Revision as of 15:42, 6 April 2009

by Lidiya Mishchenko

Reference

Antony S. Dimitrov and Kuniaki Nagayama, Langmuir 1996, 12, 1303-1311


Keywords

Convective assembly, colloid, disjoining pressure, force balance, hyrdostatic pressure, dynamic equilibrium


Abstract

"Forming regular textures of an arbitrary size on smooth solid surfaces is the challenge of future technology to produce new types of optical gratings, optical filters, antireflective surface coatings, selective solar absorbers, data storage, and microelectronics. Here we present a novel approach to form such sophisticated textures: controlling the growth of particle arrays on smooth and wettable solid surfaces. The obtained centimeter-size polycrystalline monolayer films consist of closely packed fine particles. Coloring of the monolayer which arises from the light diffraction, interference, and scattering exclusively inherent in textured films shows the size of the differently oriented crystal domains building the film. The results show that the higher the particle monodispersity, the lower the particle volume fraction, and the higher the environmental humidity, the larger the size of the forming domains."


Soft Matter Example

The theory in this paper serves as a seminal work for understanding convective colloidal assembly. The basic principle is that if a wetting vertical substrate is withdrawn from a solution of colloidal crystals at a particular rate (to be calculated), one may be able to deposit a monolayer of colloids on the substrate.

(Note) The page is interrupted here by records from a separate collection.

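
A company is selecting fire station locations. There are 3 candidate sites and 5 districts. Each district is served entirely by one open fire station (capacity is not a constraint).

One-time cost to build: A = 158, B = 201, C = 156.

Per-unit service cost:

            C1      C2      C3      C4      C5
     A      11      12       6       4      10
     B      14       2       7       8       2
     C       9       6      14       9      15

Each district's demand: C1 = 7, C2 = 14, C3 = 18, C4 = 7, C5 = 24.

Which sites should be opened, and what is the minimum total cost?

For any fixed open set, each district goes to its cheapest open site; total = fixed + service.
{B}: C1→B 14·7=98, C2→B 2·14=28, C3→B 7·18=126, C4→B 8·7=56, C5→B 2·24=48. Service 356; fixed 201; total 557.
{A, B}: C1→A 11·7=77, C2→B 2·14=28, C3→A 6·18=108, C4→A 4·7=28, C5→B 2·24=48. Service 289; fixed 359; total 648.
{B, C}: C1→C 9·7=63, C2→B 2·14=28, C3→B 7·18=126, C4→B 8·7=56, C5→B 2·24=48. Service 321; fixed 357; total 678.
{A, B, C}: C1→C 9·7=63, C2→B 2·14=28, C3→A 6·18=108, C4→A 4·7=28, C5→B 2·24=48. Service 275; fixed 515; total 790.
(All 7 nonempty subsets were checked; B only is lowest.)

Open B only; minimum total cost 557.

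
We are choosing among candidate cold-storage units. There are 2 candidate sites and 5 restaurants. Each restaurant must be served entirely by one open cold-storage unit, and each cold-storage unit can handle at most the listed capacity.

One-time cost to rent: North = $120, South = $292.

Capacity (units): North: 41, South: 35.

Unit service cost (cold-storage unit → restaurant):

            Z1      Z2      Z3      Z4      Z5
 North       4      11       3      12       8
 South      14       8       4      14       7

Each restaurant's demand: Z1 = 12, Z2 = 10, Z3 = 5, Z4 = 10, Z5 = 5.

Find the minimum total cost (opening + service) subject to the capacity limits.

Minimum total cost: 710

Open {North, South}: Z1→North 4·12=48, Z2→South 8·10=80, Z3→North 3·5=15, Z4→North 12·10=120, Z5→South 7·5=35.
Loads: North carries 27/41, South carries 15/35. Service 298; fixed 412; total 710.
Next best feasible plan costs 715.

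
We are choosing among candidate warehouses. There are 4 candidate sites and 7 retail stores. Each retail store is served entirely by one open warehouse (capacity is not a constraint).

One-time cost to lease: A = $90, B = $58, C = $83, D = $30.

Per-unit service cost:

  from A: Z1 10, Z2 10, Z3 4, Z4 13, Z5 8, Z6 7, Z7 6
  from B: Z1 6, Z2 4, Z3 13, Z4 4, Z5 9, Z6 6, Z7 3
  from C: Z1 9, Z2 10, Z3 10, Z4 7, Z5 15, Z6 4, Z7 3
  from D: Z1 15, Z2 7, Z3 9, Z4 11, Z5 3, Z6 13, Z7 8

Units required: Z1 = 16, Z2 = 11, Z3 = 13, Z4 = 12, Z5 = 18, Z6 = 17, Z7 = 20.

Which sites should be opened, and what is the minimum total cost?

For any fixed open set, each retail store goes to its cheapest open site; total = fixed + service.
{B, D}: Z1→B 6·16=96, Z2→B 4·11=44, Z3→D 9·13=117, Z4→B 4·12=48, Z5→D 3·18=54, Z6→B 6·17=102, Z7→B 3·20=60. Service 521; fixed 88; total 609.
{A, B, D}: Z1→B 6·16=96, Z2→B 4·11=44, Z3→A 4·13=52, Z4→B 4·12=48, Z5→D 3·18=54, Z6→B 6·17=102, Z7→B 3·20=60. Service 456; fixed 178; total 634.
{B, C, D}: Z1→B 6·16=96, Z2→B 4·11=44, Z3→D 9·13=117, Z4→B 4·12=48, Z5→D 3·18=54, Z6→C 4·17=68, Z7→B 3·20=60. Service 487; fixed 171; total 658.
{A, B, C, D}: service 422 + fixed 261 = 683
No other subset beats 609.

Open B and D; minimum total cost 609.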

No later paper seems to contradict the basic principle behind this assembly. There have been papers, however, that go into more detail about the fluid flow responsible for the convective formation of colloidal crystals and how this flow results in fcc packing. Also, some papers did not use the withdrawal method employed here to create monolayers, but instead left the substrate in the suspension, and created multilayer colloidal crystals (through pure evaporative assembly).

"Figure 1. Sketch of the particle and water fluxes in the vicinity of monolayer particle arrays growing on a substrate plate that is being withdrawn from a suspension. The inset shows the menisci shape between neighboring particles."